Tout le monde a eu vent des propositions de 7000 à 10000fcfa.il faut préciser que la même prime de responsabilité existe depuis juillet 2001, octroyée par son
Excellence Alpha Oumar Konaré en lieu et place de 1,15 p à l'UNTM. Elle est de 8000fcfa pour le secondaire et 6000fcfa pour le fondamental.

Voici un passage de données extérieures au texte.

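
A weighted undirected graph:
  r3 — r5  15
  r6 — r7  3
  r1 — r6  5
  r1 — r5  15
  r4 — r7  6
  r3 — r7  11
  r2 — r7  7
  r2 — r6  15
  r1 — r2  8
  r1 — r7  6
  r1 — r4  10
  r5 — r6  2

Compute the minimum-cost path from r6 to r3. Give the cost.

Comparing a few candidate routes:
r6 → r5 → r3: 2 + 15 = 17
r6 → r7 → r3: 3 + 11 = 14
r6 → r1 → r7 → r3: 5 + 6 + 11 = 22
r6 → r1 → r2 → r7 → r3: 5 + 8 + 7 + 11 = 31
Shortest: 14.

14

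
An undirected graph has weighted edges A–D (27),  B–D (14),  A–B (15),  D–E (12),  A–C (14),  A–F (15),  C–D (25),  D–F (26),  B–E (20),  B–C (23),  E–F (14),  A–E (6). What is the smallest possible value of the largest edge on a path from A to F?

14

Some routes from A to F:
A -> F: max(15) = 15
A -> C -> B -> D -> E -> F: max(14, 23, 14, 12, 14) = 23
A -> B -> D -> E -> F: max(15, 14, 12, 14) = 15
A -> B -> E -> F: max(15, 20, 14) = 20
A -> E -> F: max(6, 14) = 14
Best route has worst link 14.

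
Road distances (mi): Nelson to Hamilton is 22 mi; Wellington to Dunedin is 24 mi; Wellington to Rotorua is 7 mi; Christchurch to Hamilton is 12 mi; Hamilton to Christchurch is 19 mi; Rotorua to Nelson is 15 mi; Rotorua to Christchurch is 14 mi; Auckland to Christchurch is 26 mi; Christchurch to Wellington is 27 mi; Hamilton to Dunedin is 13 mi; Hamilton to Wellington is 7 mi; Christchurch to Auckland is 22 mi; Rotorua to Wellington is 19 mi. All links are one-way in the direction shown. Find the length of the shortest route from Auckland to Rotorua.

52

Paths from Auckland to Rotorua:
Auckland-Christchurch-Wellington-Rotorua: 26 + 27 + 7 = 60
Auckland-Christchurch-Hamilton-Wellington-Rotorua: 26 + 12 + 7 + 7 = 52
Shortest: 52 mi.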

L'usure n'a jamais été une bonne stratégie pour réduire une action syndicale, encore moins la blessure morale. Nous devons nous respecter et nous dire la vérité. Les syndicats d'enseignants ont
la redoutable mission d'exiger l'amélioration des conditions de vie pour fixer leurs militants à l'exercice de leur fonction. Ce n'est pas en marginalisant leur corps qui peine au soleil qu'on
les arrêtera. Ces derniers temps, l'on a assez exacerbé leur misère morale dans les sketches à la télé et à la radio d'État. Pourtant, rarement l'on tombe sur un(e) scolaire exclu(e) malgré ses
bonnes performances. Malgré tout, ne devient enseignant que celui qui a tout perdu.

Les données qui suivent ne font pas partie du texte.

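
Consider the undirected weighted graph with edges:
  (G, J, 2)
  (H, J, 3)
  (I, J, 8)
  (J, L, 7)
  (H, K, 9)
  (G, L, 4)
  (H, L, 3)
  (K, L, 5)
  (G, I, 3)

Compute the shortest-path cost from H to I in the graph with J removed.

10

Routes from H to I avoiding J:
H→L→G→I: 3 + 4 + 3 = 10
H→K→L→G→I: 9 + 5 + 4 + 3 = 21
Shortest: 10.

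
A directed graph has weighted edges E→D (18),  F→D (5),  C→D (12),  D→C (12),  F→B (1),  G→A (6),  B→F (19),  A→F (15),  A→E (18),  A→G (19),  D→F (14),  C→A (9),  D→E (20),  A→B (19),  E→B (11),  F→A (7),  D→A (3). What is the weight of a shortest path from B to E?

Routes from B to E:
B-F-D-C-A-E: 19 + 5 + 12 + 9 + 18 = 63
B-F-D-A-E: 19 + 5 + 3 + 18 = 45
B-F-D-E: 19 + 5 + 20 = 44
B-F-A-E: 19 + 7 + 18 = 44
Shortest: 44.

44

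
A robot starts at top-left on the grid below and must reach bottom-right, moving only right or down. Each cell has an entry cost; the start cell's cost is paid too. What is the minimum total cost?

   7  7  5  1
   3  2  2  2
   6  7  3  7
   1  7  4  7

Path r0c0 r1c0 r1c1 r1c2 r2c2 r3c2 r3c3: 7 + 3 + 2 + 2 + 3 + 4 + 7 = 28.

28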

En vérité, les enseignants restent encore, quoiqu'on dise, une vraie chance pour le Mali. Ils demeurent parmi les moins corrompus du pays. Ils méritent d'être soutenus et encouragés. Aucun
sacrifice n'est au-dessus de l'école .Tous les pays voisins sont passés par là. Depuis le Grand Modibo Keita, l'école et les enseignants sont restés orphelins au Mali. Leur respect et leur
motivation restent un passage obligé pour l'avenir du Mali. C'est un devoir historique.